Ces exemples montrent comment une faille d’object injection peut être exploitée pour :

  • Exécuter du code arbitraire via des fonctions magiques (__destruct(), __wakeup(), etc.).
  • Contourner des protections et injecter du code malveillant dans d’autres parties de l’application (comme une requête SQL).

Dans des applications réelles, ces vulnérabilités peuvent être plus difficiles à détecter, notamment si le code source n’est pas accessible. Une analyse approfondie est donc nécessaire pour identifier ces failles et éviter qu’elles ne soient exploitées.

Comment prévenir les failles object injection ?

Les attaques basées sur l’object injection démontrent que désérialiser des objets provenant d’une source non fiable est extrêmement risqué. Si ce mécanisme est mal maîtrisé, il peut mener à des compromissions critiques, allant de l’exécution de code arbitraire à des injections SQL.

Mais alors, comment se prémunir contre ces attaques ?

Avant d’implémenter la sérialisation/désérialisation, il est essentiel de se poser une question fondamentale : Avons-nous vraiment besoin de désérialiser des objets ?

Dans de nombreux cas, une approche plus sécurisée peut être envisagée, comme :

  • Utiliser des formats de données standardisés comme JSON ou XML, avec un parsing strict.
  • Stocker uniquement les données nécessaires plutôt que des objets complets.
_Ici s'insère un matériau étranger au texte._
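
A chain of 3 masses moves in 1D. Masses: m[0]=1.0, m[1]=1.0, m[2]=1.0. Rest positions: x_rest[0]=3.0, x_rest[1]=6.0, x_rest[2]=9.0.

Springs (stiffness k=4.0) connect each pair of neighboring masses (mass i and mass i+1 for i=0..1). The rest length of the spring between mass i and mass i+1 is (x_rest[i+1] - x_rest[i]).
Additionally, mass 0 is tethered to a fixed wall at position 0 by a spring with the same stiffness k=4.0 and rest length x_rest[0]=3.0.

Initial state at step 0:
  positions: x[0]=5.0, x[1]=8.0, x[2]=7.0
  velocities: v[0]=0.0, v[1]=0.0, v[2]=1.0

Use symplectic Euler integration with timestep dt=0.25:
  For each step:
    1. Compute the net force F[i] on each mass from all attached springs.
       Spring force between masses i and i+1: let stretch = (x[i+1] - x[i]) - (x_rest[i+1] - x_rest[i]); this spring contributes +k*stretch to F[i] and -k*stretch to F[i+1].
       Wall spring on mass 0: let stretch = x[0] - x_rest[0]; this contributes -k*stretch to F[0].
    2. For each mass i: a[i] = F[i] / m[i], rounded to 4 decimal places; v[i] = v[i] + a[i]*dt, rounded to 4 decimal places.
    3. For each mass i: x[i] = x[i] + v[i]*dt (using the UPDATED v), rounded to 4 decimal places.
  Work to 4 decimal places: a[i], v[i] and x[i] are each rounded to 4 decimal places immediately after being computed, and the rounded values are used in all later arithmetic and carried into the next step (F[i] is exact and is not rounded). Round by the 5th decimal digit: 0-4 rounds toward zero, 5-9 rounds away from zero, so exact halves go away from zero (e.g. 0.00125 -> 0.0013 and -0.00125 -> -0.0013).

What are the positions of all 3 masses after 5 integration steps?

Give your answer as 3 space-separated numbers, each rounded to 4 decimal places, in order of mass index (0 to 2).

Step 0: x=[5.0000 8.0000 7.0000] v=[0.0000 0.0000 1.0000]
Step 1: x=[4.5000 7.0000 8.2500] v=[-2.0000 -4.0000 5.0000]
Step 2: x=[3.5000 5.6875 9.9375] v=[-4.0000 -5.2500 6.7500]
Step 3: x=[2.1719 4.8906 11.3125] v=[-5.3125 -3.1875 5.5000]
Step 4: x=[0.9805 5.0195 11.8320] v=[-4.7657 0.5157 2.0781]
Step 5: x=[0.5537 5.8418 11.3984] v=[-1.7072 3.2892 -1.7344]

Answer: 0.5537 5.8418 11.3984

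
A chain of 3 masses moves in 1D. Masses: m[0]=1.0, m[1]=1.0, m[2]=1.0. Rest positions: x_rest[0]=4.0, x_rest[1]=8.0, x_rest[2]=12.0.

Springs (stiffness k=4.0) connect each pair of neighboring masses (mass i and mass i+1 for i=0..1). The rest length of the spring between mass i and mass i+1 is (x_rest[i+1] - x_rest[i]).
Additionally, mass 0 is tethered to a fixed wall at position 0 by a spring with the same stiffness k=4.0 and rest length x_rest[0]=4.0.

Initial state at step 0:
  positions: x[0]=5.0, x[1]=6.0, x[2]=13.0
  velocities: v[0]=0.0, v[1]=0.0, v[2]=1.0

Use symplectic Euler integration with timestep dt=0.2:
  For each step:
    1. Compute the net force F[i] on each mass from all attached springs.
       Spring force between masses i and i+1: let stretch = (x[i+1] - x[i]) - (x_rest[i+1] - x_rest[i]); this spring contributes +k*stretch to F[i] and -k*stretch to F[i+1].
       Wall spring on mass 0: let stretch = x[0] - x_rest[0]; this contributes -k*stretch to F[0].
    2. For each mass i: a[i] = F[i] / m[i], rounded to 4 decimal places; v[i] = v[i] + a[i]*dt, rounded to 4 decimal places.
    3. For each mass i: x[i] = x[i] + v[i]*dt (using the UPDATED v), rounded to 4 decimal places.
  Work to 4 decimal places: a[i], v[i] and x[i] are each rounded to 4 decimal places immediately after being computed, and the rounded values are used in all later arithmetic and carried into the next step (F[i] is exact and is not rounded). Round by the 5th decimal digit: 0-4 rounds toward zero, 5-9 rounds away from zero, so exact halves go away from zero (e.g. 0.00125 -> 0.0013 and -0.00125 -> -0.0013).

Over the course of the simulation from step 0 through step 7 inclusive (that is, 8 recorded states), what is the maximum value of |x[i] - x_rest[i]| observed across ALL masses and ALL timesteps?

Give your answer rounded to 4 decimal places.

Answer: 2.1591

Derivation:
Step 0: x=[5.0000 6.0000 13.0000] v=[0.0000 0.0000 1.0000]
Step 1: x=[4.3600 6.9600 12.7200] v=[-3.2000 4.8000 -1.4000]
Step 2: x=[3.4384 8.4256 12.1584] v=[-4.6080 7.3280 -2.8080]
Step 3: x=[2.7646 9.6905 11.6396] v=[-3.3690 6.3245 -2.5942]
Step 4: x=[2.7566 10.1591 11.4489] v=[-0.0400 2.3431 -0.9535]
Step 5: x=[3.4919 9.6497 11.6918] v=[3.6767 -2.5471 1.2147]
Step 6: x=[4.6538 8.4818 12.2480] v=[5.8094 -5.8397 2.7810]
Step 7: x=[5.6836 7.3040 12.8416] v=[5.1488 -5.8891 2.9680]
Max displacement = 2.1591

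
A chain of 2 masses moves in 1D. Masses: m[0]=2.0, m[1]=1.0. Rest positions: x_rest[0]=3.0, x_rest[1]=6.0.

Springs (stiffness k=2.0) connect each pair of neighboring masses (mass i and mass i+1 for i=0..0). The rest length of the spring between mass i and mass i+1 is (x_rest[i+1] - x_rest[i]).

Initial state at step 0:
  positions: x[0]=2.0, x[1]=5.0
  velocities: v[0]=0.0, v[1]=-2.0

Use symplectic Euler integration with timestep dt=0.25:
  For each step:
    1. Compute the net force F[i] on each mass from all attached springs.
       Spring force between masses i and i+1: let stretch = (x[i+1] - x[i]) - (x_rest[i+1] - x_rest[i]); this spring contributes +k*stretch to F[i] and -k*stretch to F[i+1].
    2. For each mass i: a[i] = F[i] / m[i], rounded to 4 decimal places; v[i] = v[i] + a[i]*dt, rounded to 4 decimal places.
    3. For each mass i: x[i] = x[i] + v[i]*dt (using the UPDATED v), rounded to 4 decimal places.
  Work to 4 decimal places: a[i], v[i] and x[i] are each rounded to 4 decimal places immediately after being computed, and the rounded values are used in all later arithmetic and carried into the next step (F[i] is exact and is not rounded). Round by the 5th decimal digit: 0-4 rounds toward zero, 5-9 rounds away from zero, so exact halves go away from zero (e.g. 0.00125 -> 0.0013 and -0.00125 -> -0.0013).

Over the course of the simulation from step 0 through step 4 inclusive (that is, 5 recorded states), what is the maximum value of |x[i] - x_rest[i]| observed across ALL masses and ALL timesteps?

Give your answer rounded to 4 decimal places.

Answer: 2.4431

Derivation:
Step 0: x=[2.0000 5.0000] v=[0.0000 -2.0000]
Step 1: x=[2.0000 4.5000] v=[0.0000 -2.0000]
Step 2: x=[1.9688 4.0625] v=[-0.1250 -1.7500]
Step 3: x=[1.8809 3.7383] v=[-0.3516 -1.2969]
Step 4: x=[1.7216 3.5569] v=[-0.6373 -0.7256]
Max displacement = 2.4431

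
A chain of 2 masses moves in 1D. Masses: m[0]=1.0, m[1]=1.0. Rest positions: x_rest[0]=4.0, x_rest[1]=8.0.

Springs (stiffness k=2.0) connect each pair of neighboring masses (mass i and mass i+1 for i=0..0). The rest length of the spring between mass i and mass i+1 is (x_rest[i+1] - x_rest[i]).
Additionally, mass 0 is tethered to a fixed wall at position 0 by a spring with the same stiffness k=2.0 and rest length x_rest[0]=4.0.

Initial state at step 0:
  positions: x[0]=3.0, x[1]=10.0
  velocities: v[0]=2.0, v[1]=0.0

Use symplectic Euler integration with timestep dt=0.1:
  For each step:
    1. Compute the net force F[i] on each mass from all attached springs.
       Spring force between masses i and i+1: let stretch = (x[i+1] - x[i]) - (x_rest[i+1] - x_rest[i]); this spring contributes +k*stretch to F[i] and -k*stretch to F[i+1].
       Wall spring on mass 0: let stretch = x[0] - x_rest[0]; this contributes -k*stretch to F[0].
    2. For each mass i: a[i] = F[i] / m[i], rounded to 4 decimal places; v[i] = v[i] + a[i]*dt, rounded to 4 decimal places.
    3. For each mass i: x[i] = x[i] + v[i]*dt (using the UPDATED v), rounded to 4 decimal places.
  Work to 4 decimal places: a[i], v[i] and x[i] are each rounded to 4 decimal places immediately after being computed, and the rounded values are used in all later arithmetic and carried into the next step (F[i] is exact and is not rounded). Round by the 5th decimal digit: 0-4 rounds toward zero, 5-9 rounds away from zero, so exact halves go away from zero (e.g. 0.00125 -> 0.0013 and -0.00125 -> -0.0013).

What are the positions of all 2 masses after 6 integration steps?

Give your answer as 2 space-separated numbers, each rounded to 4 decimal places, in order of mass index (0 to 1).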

Si la désérialisation est inutile ou évitable, il est préférable de ne pas l’utiliser du tout.

Si la désérialisation est réellement requise, il est impératif de valider chaque donnée reçue :

  • Utiliser des whitelists pour restreindre les classes pouvant être désérialisées.
  • Vérifier les types et formats des données avant toute utilisation.
  • Implémenter un mécanisme de validation stricte pour les attributs désérialisés.

En PHP, l’option allowed_classes de unserialize() permet d’empêcher la désérialisation de classes arbitraires :

$data = unserialize($_GET['input'], ["allowed_classes" => false]); // Désérialisation uniquement des types natifs

Si vous devez désérialiser des objets, définissez explicitement quelles classes sont autorisées :

$data = unserialize($_GET['input'], ["allowed_classes" => ["MaClasseSecurisee"]]);

Les fonctions magiques (__wakeup(), __destruct(), etc.) sont les premières cibles des attaquants. Il est préférable d’éviter d’implémenter ces méthodes dans des classes susceptibles d’être désérialisées.

Une erreur courante est de croire qu’un objet désérialisé est « sûr ».
Il faut plutôt le considérer comme toute autre entrée utilisateur potentiellement malveillante.

Appliquez les bonnes pratiques de sécurité classiques :

  • Ne jamais utiliser eval() avec des données désérialisées.
  • Échapper correctement les données avant toute utilisation (SQL, fichiers, commandes, etc.).
  • Restreindre les accès et permissions des classes instanciées.